PLINK Constructions:
plink_conditional.py only cares about 2 things:
1) The column names of the PLINK results file. The program
will look for columns titled 'P' and 'SNP' in order to
perform its search for the most significant SNP and then
use those column titles to instruct locus zoom. If a PLINK
construction results in differently titled columns, there
will be problems.
2) The file extension of the PLINK results file containing the
SNP and P-value information. If a PLINK construction alters
the file extension, there will be problems.
=== CHANGE LOG ===
**10/26/2011:
Changes made to condition-list functionality to avoid overwriting output produced during a
"traditional" run of plink_conditional without providing a condition-list.
Bug Fixed: condition-list SNPs accidentally overwritten in leastP_SNPs file after first run.
**10/27/2011:
Changes made to logging functionality to permit condition_list existance and flag information
to be extracted during parse_log.
**10/28/2011
Changed name of worker program from plink_association.py to pc_workhorse.py to better deter
user from opening it.
**10/30/2011
Updated Advanced Usage section of README file to further explain PLINK construction options.
**11/1/2011 - 11/13/2011
Additional program, region_wrap, added to package in order to facilitate the
reading of regional information by plink_conditional from a region-list.

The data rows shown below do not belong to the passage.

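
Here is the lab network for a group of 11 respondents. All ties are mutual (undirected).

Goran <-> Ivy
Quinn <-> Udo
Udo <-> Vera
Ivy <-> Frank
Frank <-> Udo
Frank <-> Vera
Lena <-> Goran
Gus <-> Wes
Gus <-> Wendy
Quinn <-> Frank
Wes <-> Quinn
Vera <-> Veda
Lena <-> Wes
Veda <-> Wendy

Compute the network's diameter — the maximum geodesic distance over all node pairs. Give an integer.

Eccentricity of each node (its greatest distance to any other): Frank:3, Goran:4, Gus:4, Ivy:4, Lena:4, Quinn:3, Udo:3, Veda:4, Vera:4, Wendy:4, Wes:3.
The maximum eccentricity is 4, realized for instance by the pair Wendy–Goran via Wendy – Gus – Wes – Lena – Goran. So the diameter is 4.

4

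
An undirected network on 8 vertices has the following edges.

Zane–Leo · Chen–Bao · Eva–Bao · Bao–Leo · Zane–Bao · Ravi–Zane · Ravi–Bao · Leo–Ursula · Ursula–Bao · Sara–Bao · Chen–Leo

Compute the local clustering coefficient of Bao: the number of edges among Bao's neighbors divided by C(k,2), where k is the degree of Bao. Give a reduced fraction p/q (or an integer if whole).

Bao's neighbors: Chen, Eva, Leo, Ravi, Sara, Ursula, and Zane (k = 7).
Possible neighbor pairs: C(7,2) = 21. Edges among them: Chen–Leo, Leo–Ursula, Leo–Zane, Ravi–Zane → e = 4.
Clustering(Bao) = 4/21.

4/21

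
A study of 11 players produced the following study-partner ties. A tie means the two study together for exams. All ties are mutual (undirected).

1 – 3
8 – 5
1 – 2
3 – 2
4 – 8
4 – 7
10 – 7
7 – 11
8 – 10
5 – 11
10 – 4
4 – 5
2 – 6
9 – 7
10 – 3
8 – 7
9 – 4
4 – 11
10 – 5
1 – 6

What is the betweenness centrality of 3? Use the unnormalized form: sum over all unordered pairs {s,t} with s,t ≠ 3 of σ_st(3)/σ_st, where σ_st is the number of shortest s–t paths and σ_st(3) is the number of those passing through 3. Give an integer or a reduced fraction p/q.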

Changes made to plink_conditional to allow for use of phenotype related PLINK
functionality during tests.
**11/22/2011 - NOW v1.0.3
Bug Fixed: region_wrap misinterpreting command flags.
Bug Fixed: filenames of locuszoom pdfs contained '.assoc'
Additional programs, meta_yank and assoc_yank, added to package to facilitate production of
condition-lists.
**1/17/2012 - NOW v1.1.0
Additional program, pc_toolbox, added to package to improve modularity
Changes made to pc_workhorse to allow for identification of most significant SNP
after final run.
Changes made to entire suite to allow use of chromosomal band information during naming.
Changes made to pc_workhorse to include y-axis label in locuszoom plots
Changes made to meta_yank to include frequency information for selected SNPs
Changes made to parse_log to include frequency information for significant SNPs
**2/2/2012
Changes made to pc_workhorse to allow choice between to SNPs with p=0 using |t-statistic|.